The Skowhegan and Brewer boys’ basketball teams play in front of large crowd during a Class A North semifinal last season at the Augusta Civic Center. Joe Phelan/Kennebec Journal

Under the Basketball Committee’s proposal, the enrollment cutoff for the largest class would drop from 800 to 701. Several teams would move up to the largest class, including Marshwood, Kennebunk and Biddeford in the South, and Brewer, Skowhegan, Mt. Ararat, Brunswick and Messalonskee in the North.

The new Class B would feature schools with enrollments between 401-700, followed by Class C (251-400), Class D (101-250) and Class S (100 or less).

MPA Director Mike Burnham explained to the Classification Committee that the Basketball Committee considered as many as seven different proposals to bring to a vote.


“There were many suggestions, many different types of proposals that were discussed,” Burnham said. “But nothing has been finalized, and the conversation will continue with an invitation to members of the Basketball Committee to be a part. It is not that things were approved or rejected, other than it wasn’t supported for the proposal, but ongoing work.”

Classification Committee members presented a variety of changes, including one from Lash, the Medomak Valley athletic director, and from Southern Aroostook Athletic Director Cliff Urquhart.

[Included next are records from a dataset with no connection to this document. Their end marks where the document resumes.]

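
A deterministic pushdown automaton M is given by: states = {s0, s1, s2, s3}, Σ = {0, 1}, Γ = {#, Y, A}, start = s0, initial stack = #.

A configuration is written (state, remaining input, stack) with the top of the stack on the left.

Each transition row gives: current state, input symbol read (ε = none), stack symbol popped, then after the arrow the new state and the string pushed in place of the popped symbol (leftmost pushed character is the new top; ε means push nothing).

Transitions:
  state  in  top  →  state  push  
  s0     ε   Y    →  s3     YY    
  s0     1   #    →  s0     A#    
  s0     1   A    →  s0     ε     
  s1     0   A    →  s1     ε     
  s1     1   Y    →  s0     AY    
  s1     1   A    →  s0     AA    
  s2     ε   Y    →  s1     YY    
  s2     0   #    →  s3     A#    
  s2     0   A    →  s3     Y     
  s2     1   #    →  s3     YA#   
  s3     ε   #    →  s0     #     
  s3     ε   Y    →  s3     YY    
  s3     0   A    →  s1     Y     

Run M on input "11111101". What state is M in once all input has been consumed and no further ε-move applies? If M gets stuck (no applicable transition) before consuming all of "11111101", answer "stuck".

stuck

(s0, 11111101, #) ⊢ (s0, 1111101, A#) ⊢ (s0, 111101, #) ⊢ (s0, 11101, A#) ⊢ (s0, 1101, #) ⊢ (s0, 101, A#) ⊢ (s0, 01, #)
No transition for (s0, 0, top #); M blocks with input 01 remaining.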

Their proposal would have a Class AA for schools with enrollments of 835 or more.

Prior to the vote, many school administrators voiced strong opposition to the Basketball Committee proposal.

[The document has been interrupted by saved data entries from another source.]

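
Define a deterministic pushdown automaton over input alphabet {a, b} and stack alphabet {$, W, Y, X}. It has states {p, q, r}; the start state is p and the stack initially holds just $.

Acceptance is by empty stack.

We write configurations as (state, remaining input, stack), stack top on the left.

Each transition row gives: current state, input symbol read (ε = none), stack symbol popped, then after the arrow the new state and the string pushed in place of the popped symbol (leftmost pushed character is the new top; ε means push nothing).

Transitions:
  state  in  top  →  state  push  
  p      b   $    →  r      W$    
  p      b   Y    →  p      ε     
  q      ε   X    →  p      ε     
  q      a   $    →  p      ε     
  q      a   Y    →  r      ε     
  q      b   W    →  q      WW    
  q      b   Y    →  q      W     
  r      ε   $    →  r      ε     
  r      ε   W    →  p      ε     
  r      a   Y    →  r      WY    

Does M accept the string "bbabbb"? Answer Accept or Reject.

(p, bbabbb, $)
  read b, top $: go to r, push W$ → (r, babbb, W$)
  ε-move, top W: go to p, push ε → (p, babbb, $)
  read b, top $: go to r, push W$ → (r, abbb, W$)
  ε-move, top W: go to p, push ε → (p, abbb, $)
No transition applies at (p, abbb, $); input not fully consumed.

Reject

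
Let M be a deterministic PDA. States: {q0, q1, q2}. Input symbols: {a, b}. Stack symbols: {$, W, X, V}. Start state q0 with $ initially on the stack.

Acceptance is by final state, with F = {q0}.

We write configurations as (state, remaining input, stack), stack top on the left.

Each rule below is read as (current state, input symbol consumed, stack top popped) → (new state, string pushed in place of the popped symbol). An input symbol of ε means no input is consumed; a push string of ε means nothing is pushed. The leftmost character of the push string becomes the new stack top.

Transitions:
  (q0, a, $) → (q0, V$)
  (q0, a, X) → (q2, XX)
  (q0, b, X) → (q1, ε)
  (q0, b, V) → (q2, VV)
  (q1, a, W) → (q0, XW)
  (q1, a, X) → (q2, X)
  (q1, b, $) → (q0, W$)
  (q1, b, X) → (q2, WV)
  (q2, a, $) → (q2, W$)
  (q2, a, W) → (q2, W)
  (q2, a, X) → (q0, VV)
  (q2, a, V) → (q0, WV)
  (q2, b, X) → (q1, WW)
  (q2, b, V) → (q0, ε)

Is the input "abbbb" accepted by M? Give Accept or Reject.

(q0, abbbb, $) ⊢ (q0, bbbb, V$) ⊢ (q2, bbb, VV$) ⊢ (q0, bb, V$) ⊢ (q2, b, VV$) ⊢ (q0, ε, V$)
All input consumed; state q0 ∈ F.

Accept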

Skowhegan Athletic Director Brian Jones, who was concerned about his programs moving to the highest enrollment class, said he was pleased with the outcome Thursday.

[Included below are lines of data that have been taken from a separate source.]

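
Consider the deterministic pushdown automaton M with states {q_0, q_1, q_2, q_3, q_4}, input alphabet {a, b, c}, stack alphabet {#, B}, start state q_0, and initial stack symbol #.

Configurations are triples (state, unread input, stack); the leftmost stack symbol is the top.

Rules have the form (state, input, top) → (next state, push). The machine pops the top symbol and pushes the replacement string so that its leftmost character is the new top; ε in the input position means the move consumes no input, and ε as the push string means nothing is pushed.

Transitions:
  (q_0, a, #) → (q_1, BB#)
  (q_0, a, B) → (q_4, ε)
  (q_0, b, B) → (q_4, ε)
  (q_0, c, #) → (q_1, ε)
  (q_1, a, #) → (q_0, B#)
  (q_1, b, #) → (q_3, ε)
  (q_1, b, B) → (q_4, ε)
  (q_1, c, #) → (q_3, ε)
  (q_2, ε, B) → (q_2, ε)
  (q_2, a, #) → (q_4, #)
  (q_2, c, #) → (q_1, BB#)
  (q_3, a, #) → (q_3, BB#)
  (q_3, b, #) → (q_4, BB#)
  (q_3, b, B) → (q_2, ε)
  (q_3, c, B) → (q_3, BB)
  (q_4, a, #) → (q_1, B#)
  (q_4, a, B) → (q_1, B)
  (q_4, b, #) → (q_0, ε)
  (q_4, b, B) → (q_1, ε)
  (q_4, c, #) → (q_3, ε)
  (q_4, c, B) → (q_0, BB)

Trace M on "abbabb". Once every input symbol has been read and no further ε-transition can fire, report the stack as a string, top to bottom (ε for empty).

ε

(q_0, abbabb, #) ⊢ (q_1, bbabb, BB#) ⊢ (q_4, babb, B#) ⊢ (q_1, abb, #) ⊢ (q_0, bb, B#) ⊢ (q_4, b, #) ⊢ (q_0, ε, ε)
All input consumed in state q_0 with stack ε.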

“I’m happy that they’re at least going to re-look at it,” he said. “I certainly had my reservations about it. I’m glad that if they got feedback from other schools and other communities, they’re at least listening while kicking it back to the Basketball Committee. Certainly, us being in A was not a good fit for us. I had a lot of conversations with administration, with my coaches. Those rivalries and those schools that were in the new proposal in (Class) B, your Conys, your Mt. Blues, Lawrences, Nokomis; those are all local games for us and have been big draws for us. Being in a different classification than those schools puts us in a tough spot, because we want to play those schools, and they match up well with us.”

Urquhart, the Southern Aroostook athletic director, said he spoke with several administrators from schools whose basketball programs would be part of Class S.

“With all due respect to the Basketball Committee, I like those guys, I’ve had numerous conversations with those guys. I don’t think I’d be in favor of it, it moves too many people around (and) I think it’s a little too drastic,” Urquhart said. “I think the perception is that the (proposed) Class S schools overwhelmingly support this. That’s really not the case. I’ve had a couple Class S schools not in favor of it, believe it or not. They feel they don’t want a statewide division; they want a North and South. They worry about travel. They worry about the stigma associated with it. I think in Class D, there’s already a stigma associated with it. Not to name names or name schools, but there wasn’t an overwhelmingly supportive division in that.”